Attack or defense, part 2
When my wife asks me something, if I answer immediately with too much seriousness, it will reveal weaknesses, or rather, unnecessary misunderstandings will arise. Recently I finally realized this. From next year, I am considering having questions submitted in advance. The thing they do in the Diet (parliament), you know (^_^)
In the market, is it better to be laid-back or impatient?
Should actions be slow or quick?
Cases vary, so one cannot say definitively, but generally I believe that being “quick” is better. It implies a tendency toward impatience. Whether entering or exiting, it is easy to regret having missed the timing.
If you miss the timing of an entry, it remains a “opportunity loss.”
However, if you fail to act in a situation like “this is bad… I must exit,” then time will pass, losses will grow, and it will take a mental toll—that triple punch awaits.
That said, since it’s about the market, there are cases where holding back in a “Huh?” moment is the correct choice, so one’s readiness can be slow, which is the eternal dilemma in the market.
When you calm down and think, after exiting you can rebuild physically.
Therefore, first exit, first reduce—this “defense” is often the correct strategy.
From a book on the Chuengen-sen (Naka-gen-sen) position-building method, I will quote the detailed explanation of the rules.

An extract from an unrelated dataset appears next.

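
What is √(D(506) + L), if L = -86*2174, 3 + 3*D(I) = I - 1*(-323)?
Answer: 13*I*√9942/3 ≈ 432.07*I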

The first turning occurs simultaneously, and the re-turn occurs when only one of the conditions is met; in such a case, one should adopt the condition of the side undergoing the turn.
(From “New Edition: Nakaengen-sen Position-Building Method Part III, Annotations and Cases”)
Determining the strength of the Chuengen line is based on the “normal turn.”
What supports this is the rule called the “42-minute turn.”
After both occur simultaneously and the Yin-Yang (Yin and Yang) have turned, if only one side then becomes a “re-turn,” meaning the judgment that “the previous trend is fine” appears only halfway, this is a situation of partial clarity.
In this case, the interpretation should be that a turn should be judged.
About half of “Oh, that was wrong” or “Huh?” situations, one should act and flip the position. If you keep flipping all your holdings back and forth, you will incur a loss from even a brief unstable movement, but since the Chuengen line involves three partial trades, one can act dynamically.
Because you are acting proactively, you might feel that you are “on the offensive.” However, flipping a buying position to buy back is “closing out a buy position,” and flipping a selling position to sell back is the same; by premising on split trading, you can move briskly, which can be described as the market’s form of “defense.”